We would also suggest that any agent(s) which induces certain dysfunctions in CD8+ lymphocytes may lead to non-specific activation of the immune system. Also, any agent(s) which non-specifically stimulates T-lymphocytes (i.e. T-cell mitogens PHA, ConA, anti CD3/CD28, IL-2 etc.) could induce alterations in the anti-retroviral immune mechanisms. Several experiments by various investigators have provided information regarding these events. Zack et al. (129) evaluated the molecular events after HIV-1 entry into CD4+ lymphocytes and after entry into unstimulated human PBMC. They showed that the HIV-1 genome is blocked from completing reverse transcription by some unknown host factor(s). Even though viral RNA and incomplete reverse transcripts of proviral DNA may persist for a short period of time, they are labile and are degraded by host factor(s). Stimulation of PBMC with a T-lymphocyte mitogen results in the breakdown of this natural defense system against HIV-1. More recently, Best et al (130) have identified a gene, Fv1, an endogenous Gag-related gene found in certain strains of mice, which makes them resistant to murine leukemia virus. The Fv1 gene product, is able to block virus in the early phase of the viral life cycle. The course of infection is blocked after RT, but before the establishment of the integrated provirus in the host genome. The location of anti-retroviral action of Fv1 (cytoplasm or nucleus) is still undetermined (130). In a different series of experiments, Bukrinsky et al. (131) have examined the PBMC from HIV-1-seropositive individuals, for the presence of HIV-1 provirus. In their studies, they observed that in the resting (quiescent) T cells from asymptomatic individuals, HIV-1 existed as unintegrated full-length HIV-1 but not as an integrated form. This observation suggests that certain naturally occurring host factors may be preventing the integration of HIV-1 provirus. However, when the PBMC were activated with mitogen in vitro, HIV-1 provirus integrated into the host genome. The same authors further noticed that in AIDS patients, the percentage of integrated HIV-1 was higher and was associated with HLA-DR-positive T cells (activated subsets of T cells). Recently, Sonza et ai (116) have shown that in fresh PBMC-monocytes also, HIV-1 replication is blocked prior to RT and integration steps. Therefore, there is evidence of natural defense against HIV-1 at pre-reverse transcription stages, as well as pre-integration stages.

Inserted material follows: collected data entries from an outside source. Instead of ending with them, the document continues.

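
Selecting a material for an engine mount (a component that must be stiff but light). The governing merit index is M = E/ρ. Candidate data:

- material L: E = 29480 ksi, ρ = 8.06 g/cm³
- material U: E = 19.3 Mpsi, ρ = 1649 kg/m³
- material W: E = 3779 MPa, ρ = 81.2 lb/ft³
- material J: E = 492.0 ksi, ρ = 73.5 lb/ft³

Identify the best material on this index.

Putting every candidate on a common basis:
  material L: E = 203.3 GPa, ρ = 8060 kg/m³
  material U: E = 133.1 GPa, ρ = 1649 kg/m³
  material W: E = 3.779 GPa, ρ = 1301 kg/m³
  material J: E = 3.392 GPa, ρ = 1177 kg/m³
  material U: M = 80.7 MN·m/kg
  material L: M = 25.2 MN·m/kg
  material W: M = 2.91 MN·m/kg
  material J: M = 2.88 MN·m/kg
The maximum is for material U.

material U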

In summary, there is growing evidence that neither the humoral immune responses nor the traditionally understood viral-specific CTL appear to play any important role in the inhibition of HIV-1 replication in vivo. The majority of the HIV-1 vaccine strategies that have received the greatest attention to date, including the use of recombinant HIV-1-envelop glycoprotein immunogens, live vaccinia virus subunits and many vaccine approaches to elicit virus-specific CTL have given disappointing results. We believe that the real natural defenses against HIV-1 lies inside the CD8+ T-cells and understanding the mechanisms by which these intracellular "molecular immunity" pathways operate would provide us the tools we need to fight against HIV-1.